Samantha Spear’s ’17 group of two watched its top-choice room disappear 20 minutes before their time slot, she said. They were vying for an Olney room, complete with a kitchen and private bathroom, which used to belong to the community director.

Residential Council members are stationed in Andrews Commons, Arnold Lounge and the first floor of Grad Center E from 3 p.m. to 10 p.m. every lottery day to answer questions, according to an email Thursday from ResLife to all students participating in the lottery.

During these hours, ResLife also designated a special phone number for “emergencies that may arise during the housing lottery,” according to the email. No ResLife staff members could be reached for comment Monday because they were all answering phones.
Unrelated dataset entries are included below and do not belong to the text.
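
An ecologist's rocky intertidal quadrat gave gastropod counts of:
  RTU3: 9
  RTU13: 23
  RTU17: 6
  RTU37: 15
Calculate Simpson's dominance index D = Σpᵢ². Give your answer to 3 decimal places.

0.310

Total N = 9+23+6+15 = 53, so the proportions are 0.16981, 0.43396, 0.11321, 0.28302 (working shown to 5 dp, full precision carried).
D = 0.16981² + 0.43396² + 0.11321² + 0.28302² = 0.02884 + 0.18832 + 0.01282 + 0.08010 = 0.31007.
To 3 decimal places, D = 0.310.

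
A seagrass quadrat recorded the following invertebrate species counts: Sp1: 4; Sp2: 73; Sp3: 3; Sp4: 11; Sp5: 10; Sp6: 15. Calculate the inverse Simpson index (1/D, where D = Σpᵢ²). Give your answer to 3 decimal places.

2.320

Total N = 4+73+3+11+10+15 = 116, so the proportions are 0.034483, 0.62931, 0.025862, 0.094828, 0.086207, 0.12931 (working shown to 6 dp, full precision carried).
D = 0.034483² + 0.62931² + 0.025862² + 0.094828² + 0.086207² + 0.12931² = 0.001189 + 0.396032 + 0.000669 + 0.008992 + 0.007432 + 0.016721 = 0.431034.
So 1/D = 2.32000, i.e. 2.320 to 3 decimal places.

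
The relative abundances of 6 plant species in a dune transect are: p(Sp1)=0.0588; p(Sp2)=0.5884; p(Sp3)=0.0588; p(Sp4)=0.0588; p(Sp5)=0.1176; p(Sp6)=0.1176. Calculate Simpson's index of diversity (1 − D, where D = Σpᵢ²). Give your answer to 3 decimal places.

D = 0.0588² + 0.5884² + 0.0588² + 0.0588² + 0.1176² + 0.1176² = 0.00346 + 0.34621 + 0.00346 + 0.00346 + 0.01383 + 0.01383 = 0.38425 (working shown to 5 dp, full precision carried).
So 1 − D = 0.61575, i.e. 0.616 to 3 decimal places.

0.616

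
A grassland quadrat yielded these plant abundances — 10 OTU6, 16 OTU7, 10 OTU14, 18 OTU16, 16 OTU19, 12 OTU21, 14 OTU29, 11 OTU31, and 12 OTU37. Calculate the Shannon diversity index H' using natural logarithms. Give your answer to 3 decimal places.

Total N = 10+16+10+18+16+12+14+11+12 = 119, so the proportions are 0.08403, 0.13445, 0.08403, 0.15126, 0.13445, 0.10084, 0.11765, 0.09244, 0.10084 (working shown to 5 dp, full precision carried).
Each pᵢ ln pᵢ term: 0.08403×(-2.47654)=-0.20811, 0.13445×(-2.00653)=-0.26979, 0.08403×(-2.47654)=-0.20811, 0.15126×(-1.88875)=-0.28569, 0.13445×(-2.00653)=-0.26979, 0.10084×(-2.29422)=-0.23135, 0.11765×(-2.14007)=-0.25177, 0.09244×(-2.38123)=-0.22011, 0.10084×(-2.29422)=-0.23135.
Sum = -2.17608, so H' = 2.176.

2.176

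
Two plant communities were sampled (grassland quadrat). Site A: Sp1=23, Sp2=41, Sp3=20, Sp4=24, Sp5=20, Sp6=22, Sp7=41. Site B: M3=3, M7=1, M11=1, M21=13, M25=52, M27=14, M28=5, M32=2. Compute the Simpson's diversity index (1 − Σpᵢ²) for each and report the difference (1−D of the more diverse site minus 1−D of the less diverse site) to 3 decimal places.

Site A: N=191, proportions 0.120419, 0.21466, 0.104712, 0.125654, 0.104712, 0.115183, 0.21466, giving 1−D = 0.842356 (working shown to 6 dp, full precision carried).
Site B: N=91, proportions 0.032967, 0.010989, 0.010989, 0.142857, 0.571429, 0.153846, 0.054945, 0.021978, giving 1−D = 0.624562.
Difference = |0.842356 − 0.624562| = 0.217794, i.e. 0.218 to 3 decimal places.

0.218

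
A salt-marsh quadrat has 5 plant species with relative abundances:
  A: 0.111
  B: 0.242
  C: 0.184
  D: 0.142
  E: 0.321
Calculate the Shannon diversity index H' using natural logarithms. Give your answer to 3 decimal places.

1.541

Each pᵢ ln pᵢ term (working shown to 5 dp, full precision carried): 0.111×(-2.19823)=-0.24400, 0.242×(-1.41882)=-0.34335, 0.184×(-1.69282)=-0.31148, 0.142×(-1.95193)=-0.27717, 0.321×(-1.13631)=-0.36476.
Sum = -1.54077, so H' = 1.541.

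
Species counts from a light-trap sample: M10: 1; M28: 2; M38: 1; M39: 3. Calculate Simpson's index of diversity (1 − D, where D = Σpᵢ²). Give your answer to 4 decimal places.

0.6939

Total N = 1+2+1+3 = 7, so the proportions are 0.142857, 0.285714, 0.142857, 0.428571 (working shown to 6 dp, full precision carried).
D = 0.142857² + 0.285714² + 0.142857² + 0.428571² = 0.020408 + 0.081633 + 0.020408 + 0.183673 = 0.306122.
So 1 − D = 0.693878, i.e. 0.6939 to 4 decimal places.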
With the move online, some students recalled the in-person lottery fondly. “As stressful as the lottery was, it was kind of fun,” said Daniel Hoadley ’15. Online, students don’t get to watch people stand and scream when the last Young Orchard or Vartan Gregorian Quad suites are taken, he added.

There was a “Hunger Games” element and “risk of bloodshed” to the old lottery, said Naomi Varnis ’16. The new system will give students more “time to breathe,” she added.

The online system would have been easier to navigate if the links for floor plans, lottery numbers and general information were all on the same webpage, said Georgina Halpern ’17. But the actual lottery was “easy,” she added, and she had no problems in choosing her room.